S Motor drive control system M Motor IV Inverter circuit PM PWM modulator DC Drive control unit CS Current measurement unit VS Rotation angle measurement unit CV1 Two-phase to three-phase conversion unit CV2 Three-phase to two-phase conversion unit RSC Rotation speed processing unit PT Pulsating torque estimation unit DA Rotation angle estimation unit PN First pulsating torque estimation unit TC Second pulsating torque estimation unit SM Addition unit CV Compensation value generation unit VA1 First variable amplification unit VA2 Second variable amplification unit GC Gain control unit SB3 First subtraction unit SB4 Second subtraction unit

Claims (4)

An electric motor drive control device for controlling an electric motor,
a pulsation torque estimating unit that estimates a pulsation torque that will occur at the next control timing by using a pulsation model that represents a pulsation torque whose magnitude increases and decreases over time;
a compensation value generating unit that generates a compensation value for canceling the pulsating torque estimated by the pulsating torque estimating unit;
a drive control unit that controls and drives the electric motor with a control command value based on the compensation value generated by the compensation value generation unit,
the pulsating torque includes at least one of a first pulsating torque caused by a spatial high-frequency component of a magnetomotive force distribution in a circumferential direction of the motor and a second pulsating torque which is a cogging torque,
the drive control unit includes a current control system for controlling a drive current of the electric motor and a speed control system for controlling a speed of the electric motor;
the compensation value generating unit generates the compensation value when at least one of a first frequency band that is equal to or lower than a first frequency threshold that is a first cutoff frequency in a first frequency characteristic of the current control system and a second frequency band that is equal to or lower than a second frequency threshold that is a second cutoff frequency in a second frequency characteristic of the speed control system.
Electric motor drive control device. the compensation value generating unit does not generate the compensation value when a voltage value corresponding to a control command value based on the compensation value exceeds a predetermined output voltage value of a power source that supplies power to the electric motor.

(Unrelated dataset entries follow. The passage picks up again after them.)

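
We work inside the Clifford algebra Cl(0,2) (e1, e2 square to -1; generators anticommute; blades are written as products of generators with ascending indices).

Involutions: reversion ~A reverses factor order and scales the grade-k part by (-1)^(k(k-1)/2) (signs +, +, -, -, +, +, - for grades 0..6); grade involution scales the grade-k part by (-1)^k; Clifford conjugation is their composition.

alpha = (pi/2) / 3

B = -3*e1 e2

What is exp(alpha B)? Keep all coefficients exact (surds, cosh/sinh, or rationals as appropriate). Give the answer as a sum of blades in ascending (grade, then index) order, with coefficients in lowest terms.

B^2 = (-3)^2*(e1 e2)^2 = 9*(-1) = -9 (a basis 2-blade squares to minus the product of its generators' squares).
B^2 = -9 — the negative square puts this in the circular regime; l = 3, alpha*l = pi/2, so exp(alpha B) = cos(pi/2) + (sin(pi/2)/3)*B = 0 + (1/3)*B.
Answer: -e1 e2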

The electric motor drive control device according to claim 1. A method for controlling an electric motor, comprising:
a pulsation torque estimating step of estimating a pulsation torque that will occur at the next control timing by using a pulsation model that represents a pulsation torque whose magnitude increases and decreases over time;
a compensation value processing step of determining a compensation value for canceling the pulsating torque estimated in the pulsating torque estimation step;
a drive control step of controlling and driving the electric motor with a control command value based on the compensation value obtained in the compensation value processing step,
the pulsating torque includes at least one of a first pulsating torque caused by a spatial high-frequency component of a magnetomotive force distribution in a circumferential direction of the motor and a second pulsating torque which is a cogging torque,
The compensation value processing step generates the compensation value when at least one of the following occurs: the frequency of the pulsating torque exceeds a first frequency band that is equal to or lower than a first frequency threshold value that is preset based on a first cut - off frequency in a first frequency characteristic of a current control system that controls a drive current of the motor; and the frequency of the pulsating torque exceeds a second frequency band that is equal to or lower than a second frequency threshold value that is preset based on a second cut-off frequency in a second frequency characteristic of a speed control system that controls a speed of the motor.
A method for controlling the drive of an electric motor. An electric motor;
An electric motor drive control unit that controls the electric motor,
The electric motor drive control unit is the electric motor drive control device according to claim 1 or 2.
Electric motor drive control system.